Working in collaboration with psychosocial oncology and palliative care specialists embedded within the Princess Margaret Cancer Centre (as well as Mount Sinai Hospital’s Temmy Latner Centre for Palliative Care and Sunnybrook Health Science Centre’s Odette Cancer Centre), the researchers aim to ensure that participation in the trial is ultimately safe as well as beneficial for patients and their families.
Dr. Rosenblat is leading the second CIHR-funded trial at UHN. He describes psilocybin as “one of the most promising treatments for depression in the world right now.”
He had been researching the therapeutic potential of ketamine before he expanded into psilocybin in 2019. Since then, he received the first peer-reviewed grant in Canada to support a psilocybin trial in 2021 and was lead author on the national consensus statement on psychedelics for the Canadian Network of Mood and Anxiety Treatments.
His study will explore whether one or two doses of psilocybin is more effective for patients with treatment resistant depression.
The trial will involve 92 participants who will each undergo an eight-week intervention. Participants will be divided into two groups, with half receiving two high doses and the others receiving one high dose and one low dose.
Both groups will also have weekly therapy sessions. Clinical benefits and side effects will be compared between the two groups. The multi-site trial is planned to take place at UHN and The Centre for Addiction and Mental Health (CAMH).
The trial was inspired, Dr. Rosenblat says, by patients who found a second dose of psilocybin far more helpful than one dose.
Underlining the collaborative nature of research in this area, the trial team involves 27 people, including scientists, psychiatrists, multi-disciplinary psychotherapists and patients with lived experience of treatment resistant depression.
Determining what effect a second dose has on patient outcomes has practical benefits too, helping determine if the added costs of administering or the added safety risks of taking a second dose are justified, Dr. Rosenblat says.
“We didn’t have to convince the grant committee that psilocybin was a good idea for further research,” he says. “We needed to convince them that our idea was important, had sound methodology, and will provide a clear and clinically relevant answer at the end of the study.”
Media interest continues to fuel the hype around psychedelics. Drs. Hales and Rosenblat report being frequently asked by patients if they can participate in planned trials.
“There is an enormous push around psychedelics right now – from the public desperate for new mental health treatments, from private industry that see a potential gold mine,” says Dr.
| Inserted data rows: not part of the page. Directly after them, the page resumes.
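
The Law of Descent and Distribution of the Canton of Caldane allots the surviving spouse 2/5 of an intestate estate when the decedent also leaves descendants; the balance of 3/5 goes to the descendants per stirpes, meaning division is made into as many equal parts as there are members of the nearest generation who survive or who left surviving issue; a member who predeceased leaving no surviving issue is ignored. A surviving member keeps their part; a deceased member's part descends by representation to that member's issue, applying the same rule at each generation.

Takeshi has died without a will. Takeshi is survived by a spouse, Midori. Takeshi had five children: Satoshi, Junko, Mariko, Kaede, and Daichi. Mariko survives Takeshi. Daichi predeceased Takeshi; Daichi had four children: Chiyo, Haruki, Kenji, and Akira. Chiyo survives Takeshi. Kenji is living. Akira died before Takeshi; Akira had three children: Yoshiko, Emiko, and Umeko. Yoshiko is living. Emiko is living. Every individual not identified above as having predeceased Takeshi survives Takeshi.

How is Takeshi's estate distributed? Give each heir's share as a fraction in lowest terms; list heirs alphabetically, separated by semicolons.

Midori, as surviving spouse, takes 2/5.
The remaining 3/5 passes to Takeshi's descendants per stirpes.
The 3/5 is divided into 5 equal shares of 3/25 among Satoshi, Junko, Mariko, Kaede, Daichi.
Satoshi is living and takes 3/25.
Junko is living and takes 3/25.
Mariko is living and takes 3/25.
Kaede is living and takes 3/25.
Daichi predeceased; the 3/25 allotted to Daichi's branch passes to Daichi's issue by representation.
The 3/25 is divided into 4 equal shares of 3/100 among Chiyo, Haruki, Kenji, Akira.
Chiyo is living and takes 3/100.
Haruki is living and takes 3/100.
Kenji is living and takes 3/100.
Akira predeceased; the 3/100 allotted to Akira's branch passes to Akira's issue by representation.
The 3/100 is divided into 3 equal shares of 1/100 among Yoshiko, Emiko, Umeko.
Yoshiko is living and takes 1/100.
Emiko is living and takes 1/100.
Umeko is living and takes 1/100.

Chiyo 3/100; Emiko 1/100; Haruki 3/100; Junko 3/25; Kaede 3/25; Kenji 3/100; Mariko 3/25; Midori 2/5; Satoshi 3/25; Umeko 1/100; Yoshiko 1/100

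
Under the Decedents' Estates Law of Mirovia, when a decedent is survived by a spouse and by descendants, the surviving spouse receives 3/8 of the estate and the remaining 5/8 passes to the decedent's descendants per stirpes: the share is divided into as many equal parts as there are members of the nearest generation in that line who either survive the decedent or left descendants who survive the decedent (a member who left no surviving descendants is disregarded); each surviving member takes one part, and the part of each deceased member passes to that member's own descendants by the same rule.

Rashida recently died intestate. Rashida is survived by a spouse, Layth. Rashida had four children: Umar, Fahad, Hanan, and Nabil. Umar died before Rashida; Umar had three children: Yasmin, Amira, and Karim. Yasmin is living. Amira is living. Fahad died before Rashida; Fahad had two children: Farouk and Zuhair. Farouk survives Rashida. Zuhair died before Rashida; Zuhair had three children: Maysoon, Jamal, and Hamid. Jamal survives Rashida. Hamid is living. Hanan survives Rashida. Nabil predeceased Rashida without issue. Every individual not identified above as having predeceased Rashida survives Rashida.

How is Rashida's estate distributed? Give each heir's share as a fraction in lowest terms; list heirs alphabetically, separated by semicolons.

Amira 5/72; Farouk 5/48; Hamid 5/144; Hanan 5/24; Jamal 5/144; Karim 5/72; Layth 3/8; Maysoon 5/144; Yasmin 5/72

Layth, as surviving spouse, takes 3/8.
The remaining 5/8 passes to Rashida's descendants per stirpes.
Nabil left no surviving issue, so that branch lapses and is disregarded.
The 5/8 is divided into 3 equal shares of 5/24 among Umar, Fahad, Hanan.
Umar predeceased; the 5/24 allotted to Umar's branch passes to Umar's issue by representation.
The 5/24 is divided into 3 equal shares of 5/72 among Yasmin, Amira, Karim.
Yasmin is living and takes 5/72.
Amira is living and takes 5/72.
Karim is living and takes 5/72.
Fahad predeceased; the 5/24 allotted to Fahad's branch passes to Fahad's issue by representation.
The 5/24 is divided into 2 equal shares of 5/48 among Farouk, Zuhair.
Farouk is living and takes 5/48.
Zuhair predeceased; the 5/48 allotted to Zuhair's branch passes to Zuhair's issue by representation.
The 5/48 is divided into 3 equal shares of 5/144 among Maysoon, Jamal, Hamid.
Maysoon is living and takes 5/144.
Jamal is living and takes 5/144.
Hamid is living and takes 5/144.
Hanan is living and takes 5/24.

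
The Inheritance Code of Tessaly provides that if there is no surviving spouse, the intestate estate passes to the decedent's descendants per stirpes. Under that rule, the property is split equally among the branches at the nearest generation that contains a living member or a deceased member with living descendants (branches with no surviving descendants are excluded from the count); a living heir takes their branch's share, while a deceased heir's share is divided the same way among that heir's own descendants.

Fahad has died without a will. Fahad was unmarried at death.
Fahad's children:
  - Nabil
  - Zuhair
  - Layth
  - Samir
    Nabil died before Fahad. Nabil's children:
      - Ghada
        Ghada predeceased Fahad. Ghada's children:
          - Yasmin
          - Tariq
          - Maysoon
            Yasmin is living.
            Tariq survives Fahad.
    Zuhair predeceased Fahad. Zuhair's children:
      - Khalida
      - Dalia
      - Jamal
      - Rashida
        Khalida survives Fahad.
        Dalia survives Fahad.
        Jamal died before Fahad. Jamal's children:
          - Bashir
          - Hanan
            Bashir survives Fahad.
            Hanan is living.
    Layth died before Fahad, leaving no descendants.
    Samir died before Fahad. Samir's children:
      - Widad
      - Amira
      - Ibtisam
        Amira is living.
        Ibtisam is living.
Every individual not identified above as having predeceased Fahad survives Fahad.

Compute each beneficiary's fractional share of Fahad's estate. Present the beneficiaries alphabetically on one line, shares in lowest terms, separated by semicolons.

Amira 1/9; Bashir 1/24; Dalia 1/12; Hanan 1/24; Ibtisam 1/9; Khalida 1/12; Maysoon 1/9; Rashida 1/12; Tariq 1/9; Widad 1/9; Yasmin 1/9

There is no surviving spouse, so the entire estate passes to Fahad's descendants per stirpes.
Layth left no surviving issue, so that branch lapses and is disregarded.
The estate is divided into 3 equal shares of 1/3 among Nabil, Zuhair, Samir.
Nabil predeceased; the 1/3 allotted to Nabil's branch passes to Nabil's issue by representation.
Ghada's line is the sole branch at this level, so the full 1/3 passes to Ghada's issue by representation.
The 1/3 is divided into 3 equal shares of 1/9 among Yasmin, Tariq, Maysoon.
Yasmin is living and takes 1/9.
Tariq is living and takes 1/9.
Maysoon is living and takes 1/9.
Zuhair predeceased; the 1/3 allotted to Zuhair's branch passes to Zuhair's issue by representation.
The 1/3 is divided into 4 equal shares of 1/12 among Khalida, Dalia, Jamal, Rashida.
Khalida is living and takes 1/12.
Dalia is living and takes 1/12.
Jamal predeceased; the 1/12 allotted to Jamal's branch passes to Jamal's issue by representation.
The 1/12 is divided into 2 equal shares of 1/24 among Bashir, Hanan.
Bashir is living and takes 1/24.
Hanan is living and takes 1/24.
Rashida is living and takes 1/12.
Samir predeceased; the 1/3 allotted to Samir's branch passes to Samir's issue by representation.
The 1/3 is divided into 3 equal shares of 1/9 among Widad, Amira, Ibtisam.
Widad is living and takes 1/9.
Amira is living and takes 1/9.
Ibtisam is living and takes 1/9.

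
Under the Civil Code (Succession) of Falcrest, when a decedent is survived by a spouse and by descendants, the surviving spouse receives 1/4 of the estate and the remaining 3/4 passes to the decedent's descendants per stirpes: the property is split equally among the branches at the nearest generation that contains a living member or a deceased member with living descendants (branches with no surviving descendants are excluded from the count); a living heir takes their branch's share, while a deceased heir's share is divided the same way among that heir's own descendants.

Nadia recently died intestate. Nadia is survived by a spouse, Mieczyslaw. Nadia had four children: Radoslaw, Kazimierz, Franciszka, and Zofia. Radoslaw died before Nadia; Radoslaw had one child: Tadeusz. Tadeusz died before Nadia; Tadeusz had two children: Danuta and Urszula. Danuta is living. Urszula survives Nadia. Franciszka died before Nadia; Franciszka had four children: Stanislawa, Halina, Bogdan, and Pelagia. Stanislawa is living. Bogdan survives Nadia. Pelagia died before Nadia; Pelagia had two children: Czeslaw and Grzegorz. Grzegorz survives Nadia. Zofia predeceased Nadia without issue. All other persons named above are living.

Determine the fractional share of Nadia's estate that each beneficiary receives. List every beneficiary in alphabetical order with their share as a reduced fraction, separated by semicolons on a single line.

Bogdan 1/16; Czeslaw 1/32; Danuta 1/8; Grzegorz 1/32; Halina 1/16; Kazimierz 1/4; Mieczyslaw 1/4; Stanislawa 1/16; Urszula 1/8

Mieczyslaw, as surviving spouse, takes 1/4.
The remaining 3/4 passes to Nadia's descendants per stirpes.
Zofia left no surviving issue, so that branch lapses and is disregarded.
The 3/4 is divided into 3 equal shares of 1/4 among Radoslaw, Kazimierz, Franciszka.
Radoslaw predeceased; the 1/4 allotted to Radoslaw's branch passes to Radoslaw's issue by representation.
Tadeusz's line is the sole branch at this level, so the full 1/4 passes to Tadeusz's issue by representation.
The 1/4 is divided into 2 equal shares of 1/8 among Danuta, Urszula.
Danuta is living and takes 1/8.
Urszula is living and takes 1/8.
Kazimierz is living and takes 1/4.
Franciszka predeceased; the 1/4 allotted to Franciszka's branch passes to Franciszka's issue by representation.
The 1/4 is divided into 4 equal shares of 1/16 among Stanislawa, Halina, Bogdan, Pelagia.
Stanislawa is living and takes 1/16.
Halina is living and takes 1/16.
Bogdan is living and takes 1/16.
Pelagia predeceased; the 1/16 allotted to Pelagia's branch passes to Pelagia's issue by representation.
The 1/16 is divided into 2 equal shares of 1/32 among Czeslaw, Grzegorz.
Czeslaw is living and takes 1/32.
Grzegorz is living and takes 1/32.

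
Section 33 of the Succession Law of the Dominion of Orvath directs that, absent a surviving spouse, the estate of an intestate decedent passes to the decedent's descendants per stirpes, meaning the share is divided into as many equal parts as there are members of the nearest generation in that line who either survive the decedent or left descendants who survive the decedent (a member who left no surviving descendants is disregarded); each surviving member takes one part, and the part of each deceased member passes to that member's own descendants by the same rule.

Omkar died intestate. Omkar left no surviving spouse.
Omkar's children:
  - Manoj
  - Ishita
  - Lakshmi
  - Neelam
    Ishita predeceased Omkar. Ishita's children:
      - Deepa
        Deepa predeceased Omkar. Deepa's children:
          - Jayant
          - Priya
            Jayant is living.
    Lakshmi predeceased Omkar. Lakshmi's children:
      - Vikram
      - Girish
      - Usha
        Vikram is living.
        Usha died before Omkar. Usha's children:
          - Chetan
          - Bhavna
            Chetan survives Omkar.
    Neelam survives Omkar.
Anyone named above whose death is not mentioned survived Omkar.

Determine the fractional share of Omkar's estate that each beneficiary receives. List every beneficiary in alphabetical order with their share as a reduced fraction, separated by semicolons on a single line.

There is no surviving spouse, so the entire estate passes to Omkar's descendants per stirpes.
The estate is divided into 4 equal shares of 1/4 among Manoj, Ishita, Lakshmi, Neelam.
Manoj is living and takes 1/4.
Ishita predeceased; the 1/4 allotted to Ishita's branch passes to Ishita's issue by representation.
Deepa's line is the sole branch at this level, so the full 1/4 passes to Deepa's issue by representation.
The 1/4 is divided into 2 equal shares of 1/8 among Jayant, Priya.
Jayant is living and takes 1/8.
Priya is living and takes 1/8.
Lakshmi predeceased; the 1/4 allotted to Lakshmi's branch passes to Lakshmi's issue by representation.
The 1/4 is divided into 3 equal shares of 1/12 among Vikram, Girish, Usha.
Vikram is living and takes 1/12.
Girish is living and takes 1/12.
Usha predeceased; the 1/12 allotted to Usha's branch passes to Usha's issue by representation.
The 1/12 is divided into 2 equal shares of 1/24 among Chetan, Bhavna.
Chetan is living and takes 1/24.
Bhavna is living and takes 1/24.
Neelam is living and takes 1/4.

Bhavna 1/24; Chetan 1/24; Girish 1/12; Jayant 1/8; Manoj 1/4; Neelam 1/4; Priya 1/8; Vikram 1/12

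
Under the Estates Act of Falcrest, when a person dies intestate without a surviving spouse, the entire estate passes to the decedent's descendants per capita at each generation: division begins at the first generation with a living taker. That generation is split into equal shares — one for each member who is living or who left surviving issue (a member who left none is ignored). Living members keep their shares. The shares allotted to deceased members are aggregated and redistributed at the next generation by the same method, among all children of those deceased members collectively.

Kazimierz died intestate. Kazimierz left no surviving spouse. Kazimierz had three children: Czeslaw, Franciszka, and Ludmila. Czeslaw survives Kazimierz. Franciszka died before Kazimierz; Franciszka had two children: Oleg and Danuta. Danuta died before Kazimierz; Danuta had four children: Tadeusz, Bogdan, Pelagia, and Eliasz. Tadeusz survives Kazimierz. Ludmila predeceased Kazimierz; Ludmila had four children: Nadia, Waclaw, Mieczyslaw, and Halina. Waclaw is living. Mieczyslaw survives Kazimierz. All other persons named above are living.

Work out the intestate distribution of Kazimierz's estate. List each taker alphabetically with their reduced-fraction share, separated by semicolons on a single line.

There is no surviving spouse, so the entire estate passes to Kazimierz's descendants per capita at each generation.
At generation 1 (Czeslaw, Franciszka, Ludmila) there are 3 shares of (1)/3 = 1/3 each.
Living: Czeslaw — each takes 1/3.
Deceased: Franciszka and Ludmila. Their combined 2/3 is pooled and carried to generation 2.
At generation 2 (Oleg, Danuta, Nadia, Waclaw, Mieczyslaw, Halina) there are 6 shares of (2/3)/6 = 1/9 each.
Living: Oleg, Nadia, Waclaw, Mieczyslaw, and Halina — each takes 1/9.
Deceased: Danuta. That 1/9 share is carried to generation 3.
At generation 3 (Tadeusz, Bogdan, Pelagia, Eliasz) there are 4 shares of (1/9)/4 = 1/36 each.
Living: Tadeusz, Bogdan, Pelagia, and Eliasz — each takes 1/36.

Bogdan 1/36; Czeslaw 1/3; Eliasz 1/36; Halina 1/9; Mieczyslaw 1/9; Nadia 1/9; Oleg 1/9; Pelagia 1/36; Tadeusz 1/36; Waclaw 1/9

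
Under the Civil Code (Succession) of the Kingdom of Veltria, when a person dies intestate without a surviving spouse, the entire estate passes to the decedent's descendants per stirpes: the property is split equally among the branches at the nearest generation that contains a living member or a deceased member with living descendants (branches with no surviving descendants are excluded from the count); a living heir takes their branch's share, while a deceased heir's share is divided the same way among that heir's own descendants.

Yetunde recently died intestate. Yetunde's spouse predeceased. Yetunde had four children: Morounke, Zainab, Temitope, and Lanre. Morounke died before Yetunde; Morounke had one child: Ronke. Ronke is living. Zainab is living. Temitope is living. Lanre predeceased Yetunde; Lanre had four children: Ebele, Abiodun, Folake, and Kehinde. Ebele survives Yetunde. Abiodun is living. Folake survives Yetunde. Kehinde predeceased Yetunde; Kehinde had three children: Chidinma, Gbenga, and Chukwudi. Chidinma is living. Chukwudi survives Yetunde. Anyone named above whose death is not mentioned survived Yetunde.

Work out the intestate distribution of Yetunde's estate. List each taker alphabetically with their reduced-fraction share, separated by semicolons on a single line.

Abiodun 1/16; Chidinma 1/48; Chukwudi 1/48; Ebele 1/16; Folake 1/16; Gbenga 1/48; Ronke 1/4; Temitope 1/4; Zainab 1/4

There is no surviving spouse, so the entire estate passes to Yetunde's descendants per stirpes.
The estate is divided into 4 equal shares of 1/4 among Morounke, Zainab, Temitope, Lanre.
Morounke predeceased; the 1/4 allotted to Morounke's branch passes to Morounke's issue by representation.
Ronke is the sole taker at this level and receives the full 1/4.
Zainab is living and takes 1/4.
Temitope is living and takes 1/4.
Lanre predeceased; the 1/4 allotted to Lanre's branch passes to Lanre's issue by representation.
The 1/4 is divided into 4 equal shares of 1/16 among Ebele, Abiodun, Folake, Kehinde.
Ebele is living and takes 1/16.
Abiodun is living and takes 1/16.
Folake is living and takes 1/16.
Kehinde predeceased; the 1/16 allotted to Kehinde's branch passes to Kehinde's issue by representation.
The 1/16 is divided into 3 equal shares of 1/48 among Chidinma, Gbenga, Chukwudi.
Chidinma is living and takes 1/48.
Gbenga is living and takes 1/48.
Chukwudi is living and takes 1/48.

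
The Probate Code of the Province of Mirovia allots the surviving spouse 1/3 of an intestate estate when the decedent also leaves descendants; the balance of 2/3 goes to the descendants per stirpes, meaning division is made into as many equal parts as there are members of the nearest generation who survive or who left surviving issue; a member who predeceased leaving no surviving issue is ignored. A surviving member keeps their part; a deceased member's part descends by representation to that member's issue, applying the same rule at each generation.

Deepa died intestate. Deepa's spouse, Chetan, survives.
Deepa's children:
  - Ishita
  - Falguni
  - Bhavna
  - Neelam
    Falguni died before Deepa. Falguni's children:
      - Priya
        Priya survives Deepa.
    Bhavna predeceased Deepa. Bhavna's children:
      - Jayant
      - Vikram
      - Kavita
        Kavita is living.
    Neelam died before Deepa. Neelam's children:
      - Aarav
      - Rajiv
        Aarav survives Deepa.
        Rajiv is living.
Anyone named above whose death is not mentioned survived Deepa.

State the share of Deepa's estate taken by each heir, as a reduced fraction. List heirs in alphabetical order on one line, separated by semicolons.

Aarav 1/12; Chetan 1/3; Ishita 1/6; Jayant 1/18; Kavita 1/18; Priya 1/6; Rajiv 1/12; Vikram 1/18

Chetan, as surviving spouse, takes 1/3.
The remaining 2/3 passes to Deepa's descendants per stirpes.
The 2/3 is divided into 4 equal shares of 1/6 among Ishita, Falguni, Bhavna, Neelam.
Ishita is living and takes 1/6.
Falguni predeceased; the 1/6 allotted to Falguni's branch passes to Falguni's issue by representation.
Priya is the sole taker at this level and receives the full 1/6.
Bhavna predeceased; the 1/6 allotted to Bhavna's branch passes to Bhavna's issue by representation.
The 1/6 is divided into 3 equal shares of 1/18 among Jayant, Vikram, Kavita.
Jayant is living and takes 1/18.
Vikram is living and takes 1/18.
Kavita is living and takes 1/18.
Neelam predeceased; the 1/6 allotted to Neelam's branch passes to Neelam's issue by representation.
The 1/6 is divided into 2 equal shares of 1/12 among Aarav, Rajiv.
Aarav is living and takes 1/12.
Rajiv is living and takes 1/12.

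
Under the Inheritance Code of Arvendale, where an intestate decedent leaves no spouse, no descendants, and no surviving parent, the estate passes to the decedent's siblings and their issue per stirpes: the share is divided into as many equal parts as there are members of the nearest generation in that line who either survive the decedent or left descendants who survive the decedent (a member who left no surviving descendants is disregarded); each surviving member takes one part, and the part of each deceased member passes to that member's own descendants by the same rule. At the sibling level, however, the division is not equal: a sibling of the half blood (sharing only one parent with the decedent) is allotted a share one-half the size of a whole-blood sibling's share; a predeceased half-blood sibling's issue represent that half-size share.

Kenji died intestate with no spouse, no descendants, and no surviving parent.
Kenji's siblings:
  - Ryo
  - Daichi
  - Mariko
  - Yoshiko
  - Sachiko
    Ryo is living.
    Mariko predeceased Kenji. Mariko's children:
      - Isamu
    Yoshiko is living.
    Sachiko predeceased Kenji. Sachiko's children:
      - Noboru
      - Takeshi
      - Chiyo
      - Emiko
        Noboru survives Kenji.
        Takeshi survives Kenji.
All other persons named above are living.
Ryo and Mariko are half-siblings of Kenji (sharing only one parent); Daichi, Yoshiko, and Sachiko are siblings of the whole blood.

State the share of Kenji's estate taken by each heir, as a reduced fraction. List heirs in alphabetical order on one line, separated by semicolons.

Chiyo 1/16; Daichi 1/4; Emiko 1/16; Isamu 1/8; Noboru 1/16; Ryo 1/8; Takeshi 1/16; Yoshiko 1/4

No spouse, descendants, or parent survives, so the estate passes to Kenji's siblings per stirpes.
Half-blood siblings count for one-half the weight of whole-blood siblings at the initial division.
Dividing 1 in proportion to weights (total weight 4): Ryo (weight 1/2) → 1/8; Daichi (weight 1) → 1/4; Mariko (weight 1/2) → 1/8; Yoshiko (weight 1) → 1/4; Sachiko (weight 1) → 1/4.
Ryo is living and takes 1/8.
Daichi is living and takes 1/4.
Mariko predeceased; the 1/8 allotted to Mariko's branch passes to Mariko's issue by representation.
Isamu is the sole taker at this level and receives the full 1/8.
Yoshiko is living and takes 1/4.
Sachiko predeceased; the 1/4 allotted to Sachiko's branch passes to Sachiko's issue by representation.
The 1/4 is divided into 4 equal shares of 1/16 among Noboru, Takeshi, Chiyo, Emiko.
Noboru is living and takes 1/16.
Takeshi is living and takes 1/16.
Chiyo is living and takes 1/16.
Emiko is living and takes 1/16.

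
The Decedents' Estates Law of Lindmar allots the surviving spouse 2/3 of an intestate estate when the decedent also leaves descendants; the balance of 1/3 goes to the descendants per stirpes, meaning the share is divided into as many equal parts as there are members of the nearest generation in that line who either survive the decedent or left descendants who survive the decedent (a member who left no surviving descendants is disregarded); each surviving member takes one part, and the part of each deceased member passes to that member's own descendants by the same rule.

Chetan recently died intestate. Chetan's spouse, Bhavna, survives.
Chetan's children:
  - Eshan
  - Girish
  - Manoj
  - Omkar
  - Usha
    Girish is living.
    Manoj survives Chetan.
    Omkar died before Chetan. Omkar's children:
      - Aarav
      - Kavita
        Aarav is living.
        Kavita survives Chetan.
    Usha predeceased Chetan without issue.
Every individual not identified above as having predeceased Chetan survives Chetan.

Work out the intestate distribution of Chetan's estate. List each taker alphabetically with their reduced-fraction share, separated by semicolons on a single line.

Aarav 1/24; Bhavna 2/3; Eshan 1/12; Girish 1/12; Kavita 1/24; Manoj 1/12

Bhavna, as surviving spouse, takes 2/3.
The remaining 1/3 passes to Chetan's descendants per stirpes.
Usha left no surviving issue, so that branch lapses and is disregarded.
The 1/3 is divided into 4 equal shares of 1/12 among Eshan, Girish, Manoj, Omkar.
Eshan is living and takes 1/12.
Girish is living and takes 1/12.
Manoj is living and takes 1/12.
Omkar predeceased; the 1/12 allotted to Omkar's branch passes to Omkar's issue by representation.
The 1/12 is divided into 2 equal shares of 1/24 among Aarav, Kavita.
Aarav is living and takes 1/24.
Kavita is living and takes 1/24.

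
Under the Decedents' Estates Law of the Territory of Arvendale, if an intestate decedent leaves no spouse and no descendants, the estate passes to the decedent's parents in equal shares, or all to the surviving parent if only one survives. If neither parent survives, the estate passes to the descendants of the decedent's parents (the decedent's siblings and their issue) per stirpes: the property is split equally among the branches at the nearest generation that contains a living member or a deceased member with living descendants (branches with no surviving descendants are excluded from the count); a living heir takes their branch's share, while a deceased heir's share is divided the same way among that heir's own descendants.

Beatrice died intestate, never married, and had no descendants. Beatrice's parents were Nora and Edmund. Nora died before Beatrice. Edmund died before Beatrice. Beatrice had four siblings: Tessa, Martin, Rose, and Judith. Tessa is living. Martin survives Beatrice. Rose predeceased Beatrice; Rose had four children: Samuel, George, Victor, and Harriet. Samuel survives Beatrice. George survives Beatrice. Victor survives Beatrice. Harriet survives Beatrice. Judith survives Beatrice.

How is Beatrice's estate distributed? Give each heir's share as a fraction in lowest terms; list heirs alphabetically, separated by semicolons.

George 1/16; Harriet 1/16; Judith 1/4; Martin 1/4; Samuel 1/16; Tessa 1/4; Victor 1/16

Neither parent survives and there are no descendants, so the estate passes to Beatrice's siblings and their issue per stirpes.
The estate is divided into 4 equal shares of 1/4 among Tessa, Martin, Rose, Judith.
Tessa is living and takes 1/4.
Martin is living and takes 1/4.
Rose predeceased; the 1/4 allotted to Rose's branch passes to Rose's issue by representation.
The 1/4 is divided into 4 equal shares of 1/16 among Samuel, George, Victor, Harriet.
Samuel is living and takes 1/16.
George is living and takes 1/16.
Victor is living and takes 1/16.
Harriet is living and takes 1/16.
Judith is living and takes 1/4.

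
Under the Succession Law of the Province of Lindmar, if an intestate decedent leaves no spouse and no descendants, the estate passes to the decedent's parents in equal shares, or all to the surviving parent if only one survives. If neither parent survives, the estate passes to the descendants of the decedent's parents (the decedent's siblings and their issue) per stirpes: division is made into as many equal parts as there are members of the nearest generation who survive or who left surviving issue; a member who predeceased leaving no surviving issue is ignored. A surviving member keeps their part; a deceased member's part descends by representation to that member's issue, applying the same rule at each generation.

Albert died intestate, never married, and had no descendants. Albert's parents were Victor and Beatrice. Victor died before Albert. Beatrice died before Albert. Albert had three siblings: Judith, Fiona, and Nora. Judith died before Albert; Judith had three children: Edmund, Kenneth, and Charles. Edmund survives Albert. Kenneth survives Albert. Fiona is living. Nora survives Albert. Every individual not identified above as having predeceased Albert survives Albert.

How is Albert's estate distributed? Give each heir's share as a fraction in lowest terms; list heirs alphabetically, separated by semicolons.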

Hales. “People want access and I think at UHN we are trying to walk that line of being innovative and, at the same time, cautious.”
Dr. Rosenblat agrees with the approach, stressing that psychedelics such as psilocybin have the potential to be another therapeutic tool mental health clinicians can provide to patients.
“Some people think the mission here is to prove that psilocybin works and to legalize it, but that’s not my view,” he says. “We need to do high quality research not to prove that psilocybin works, but to test if it works, who it works for, and how can we optimize the protocol.”
Both research teams expect to begin their clinical trials in early 2024.